'The Colonials' (an insult spoken by Regular RAF officers) demonstrated bravery during punishing night bombing missions over Germany, and when the ground campaign needed tactical bombing. Equipped with English craft, flying from the same bases, contributing aircraft and crews to the same dangerous targets- these flyers did outstanding work.
This was called 'area bombing', to deny housing, utilities and transport to Hitler's industries. To empty Essen, Munich, or Berlin of workers and create refugees. But they had to run a gauntlet of night fighters, guns, and bad weather. Especially Berlin.

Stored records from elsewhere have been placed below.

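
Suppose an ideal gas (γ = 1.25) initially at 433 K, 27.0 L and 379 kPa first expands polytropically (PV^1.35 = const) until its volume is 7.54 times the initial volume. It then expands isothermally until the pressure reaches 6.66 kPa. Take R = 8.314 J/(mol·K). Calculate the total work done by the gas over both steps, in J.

n = P₁V₁/(RT₁) = 379×27.0/(8.314×433) = 2.84 mol.
Step 1 — Polytropic n=1.35: T₂ = T₁(V₁/V₂)^(n−1) = 433×(0.133)^0.35 = 214 K; P₂ = P₁(V₁/V₂)^n = 24.8 kPa.
W = (P₁V₁−P₂V₂)/(n−1) = (379×27.0−24.8×204)/0.35 = 14800 J.
ΔU = nCvΔT = 2.84×33.3×(214−433) = -20700 J.
Q = ΔU + W = -5930 J.
State after step 1: P = 24.8 kPa, V = 204 L, T = 214 K.
Step 2 — Isothermal: T stays 214 K; PV = const ⇒ V₂ = 758 L, P₂ = 6.66 kPa.
ΔU = 0 (ideal gas, T constant).
W = nRT ln(V₂/V₁) = 2.84×8.314×214×ln(3.72) = 6630 J.
Q = ΔU + W = 6630 J.
Net over both steps: W = 21500 J, Q = 702 J, ΔU = -20700 J.

21500 J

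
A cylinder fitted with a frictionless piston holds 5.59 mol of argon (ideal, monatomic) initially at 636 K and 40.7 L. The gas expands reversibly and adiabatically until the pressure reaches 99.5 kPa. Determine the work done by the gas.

24300 J

P₁ = nRT₁/V₁ = 5.59×8.314×636/40.7 = 726 kPa.
Adiabatic: T₂/T₁ = (P₂/P₁)^((γ−1)/γ) ⇒ T₂ = 636×(0.137)^0.400 = 287 K; V₂ = 134 L.
ΔU = nCvΔT = 5.59×12.5×(287−636) = -24300 J.
Q = 0 for an adiabatic process, so W = −ΔU = 24300 J.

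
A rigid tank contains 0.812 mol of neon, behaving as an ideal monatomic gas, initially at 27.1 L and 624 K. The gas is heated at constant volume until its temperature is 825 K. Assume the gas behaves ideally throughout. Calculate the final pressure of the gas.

206 kPa

P₁ = nRT₁/V₁ = 0.812×8.314×624/27.1 = 155 kPa.
Isochoric: V stays 27.1 L; P/T = const ⇒ T₂ = 825 K, P₂ = 206 kPa.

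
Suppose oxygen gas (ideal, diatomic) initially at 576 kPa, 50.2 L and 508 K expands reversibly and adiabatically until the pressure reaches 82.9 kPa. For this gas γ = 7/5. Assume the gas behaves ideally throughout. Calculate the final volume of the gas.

200 L

Adiabatic: T₂/T₁ = (P₂/P₁)^((γ−1)/γ) ⇒ T₂ = 508×(0.144)^0.286 = 292 K; V₂ = 200 L.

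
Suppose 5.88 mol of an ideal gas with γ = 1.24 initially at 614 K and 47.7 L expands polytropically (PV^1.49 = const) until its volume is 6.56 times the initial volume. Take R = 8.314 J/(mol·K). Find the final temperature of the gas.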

Because Hitler had 'Sown the wind', read this:
'Most of the ex-airmen have had to put up with the self-righteous with their accusing stares, the kids who were not even born when the last Lancaster was struck off charge, who demand to know how decent Canadians could have brought themselves to drop bombs on civilians, putting Dresden to the torch, blowing Berliners to bits. Why didn't they refuse to fly on such missions? In vain it is explained that you really had to be there at the time, you had to experience the bitterness of the struggle, the total commitment to defeat the enemy by any means at hand. However much one may mourn the fact, declarations of brotherly (and sisterly) love are not notably effective protection against the ambitions of despots. The kids will have to discover this for themselves, and one can only hope that it will be history that teaches them.' (p. 368)
In the end, RAF saw the men of 6 Group as just fellow combatants.